A user research investigation into pedestrian safety perceptions, route decision-making, and the appetite for community-powered safety tools in local communities.
Walking is one of the most fundamental human activities — yet for a significant portion of people, it carries a quiet anxiety. This research set out to understand the lived experiences of everyday walkers, what makes them feel vulnerable, how they currently navigate risk, and whether a community-powered safety app could meaningfully address their needs.
"Walking safety for me includes traffic — our daily path does not have separate lanes for walking. We also have to consider chain snatchers and stray dogs."
— Survey Participant, 46–60 age group
Twenty respondents participated across age groups, walking frequencies, and use cases. The findings reveal a consistent, unmet need: walkers want safer routes, real-time alerts, and a trustworthy community layer — but they're currently navigating largely alone, relying on familiarity and intuition.
Four headline findings that define the opportunity for WalkSafe.
Three archetypal personas distilled from the survey data — each with distinct needs, concerns, and levels of tech adoption.
Walks to work or school multiple times a day. Safety isn't optional — it's essential. Has experienced harassment and relies on familiar routes out of necessity, not preference.
Walks several times a week for exercise. Less concerned with personal safety but wants scenic, quiet routes. Open to contributing to safety tools if it's low-friction.
Older walker who deeply values safety. Has felt unsafe due to traffic and poor infrastructure. Highly motivated to use an app but needs simplicity and accessibility features.
Six synthesised insights that should directly inform the product design and prioritisation.
80% of respondents felt unsafe or unsure. This is not a niche concern — it's a universal pain point. Safety features must be the core offering, not an add-on.

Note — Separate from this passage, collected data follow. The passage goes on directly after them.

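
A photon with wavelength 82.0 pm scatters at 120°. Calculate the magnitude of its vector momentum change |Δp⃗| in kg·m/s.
1.3700e-23 kg·m/s

Photon momentum magnitude is p = h/λ.

Initial momentum:
p₀ = h/λ = 6.6261e-34/8.2000e-11 = 8.0806e-24 kg·m/s

After scattering:
λ' = λ + Δλ = 82.0 + 3.6395 = 85.6395 pm
p' = h/λ' = 6.6261e-34/8.5639e-11 = 7.7372e-24 kg·m/s

Momentum is a vector; the scattered photon's direction makes angle θ = 120° with the incident direction. The magnitude of the vector change Δp⃗ = p⃗₀ − p⃗' is found from the law of cosines:
|Δp⃗|² = p₀² + p'² − 2p₀p'cos θ
|Δp⃗|² = (8.0806e-24)² + (7.7372e-24)² − 2·8.0806e-24·7.7372e-24·cos(120°)
|Δp⃗| = 1.3700e-23 kg·m/s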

Poor lighting was cited in 75% of unsafe experiences — more than isolation or traffic. A "lighting layer" on route maps could be the most impactful single feature to build first.
50% rely on familiar routes only — not because they're safest, but because they're known. WalkSafe can unlock new routes by providing safety confidence data.
Real-time alerts was the #1 desired feature (80%), narrowly beating static safety ratings (75%). Users want live awareness, not just historical data snapshots.
75% trust crowdsourced reports "somewhat" or more. Only 5% distrust it outright. The data confirms appetite for a community model, but accuracy and credibility must be baked in from the start.
50% will "always" contribute. 45% will contribute "if it's quick/easy." This near-100% ceiling unlocks a rich data flywheel — but only if the reporting flow is frictionless (under 3 taps).
Lo-fi wireframe concepts for the three core app screens informed directly by survey findings.
From "I need to walk somewhere" to arriving safely — five key moments in the user journey.
User inputs destination. App loads local safety data and live alerts.
Safety-rated route options appear. User picks based on score, time, and active alerts.
Real-time alerts push en route. Lighting warnings, incident proximity, safe rest points.
User taps to report an unsafe moment anonymously in under 3 taps. Data feeds the community.
Trip summary shows route safety score. Community data improves for future walkers.
Prioritised recommendations for the WalkSafe MVP, ranked by impact and directly traceable to survey insights.
75% of "felt unsafe" responses cited poor lighting. Build a route overlay showing street lighting density — this single feature directly addresses the #1 concern and builds immediate credibility.
80% prioritised real-time alerts as the most valuable feature. Design a lightweight alert system using push notifications and an in-app feed. Prioritise recency signals and community verification to build trust.
50% only use familiar routes — limiting themselves to safety by inertia. Displaying safety scores (e.g., 9.2 / 10) on alternative routes gives users the confidence to explore new paths backed by data.
95% of users are willing to report — but only if it's fast. Design a frictionless 3-tap reporting flow (category → severity → submit). Emphasise anonymity prominently to address trust concerns, especially for harassment reports.
55% wanted scenic/quiet routes; 25% wanted accessibility info. Add filter controls (wheelchair-friendly, stroller-safe, quiet streets) to serve a broader audience — particularly older users and caregivers.
75% trust crowdsourced data "somewhat" — not fully. Design trust-building elements: time-stamped reports, community verification votes, report decay (older reports fade), and transparent data provenance to close the credibility gap.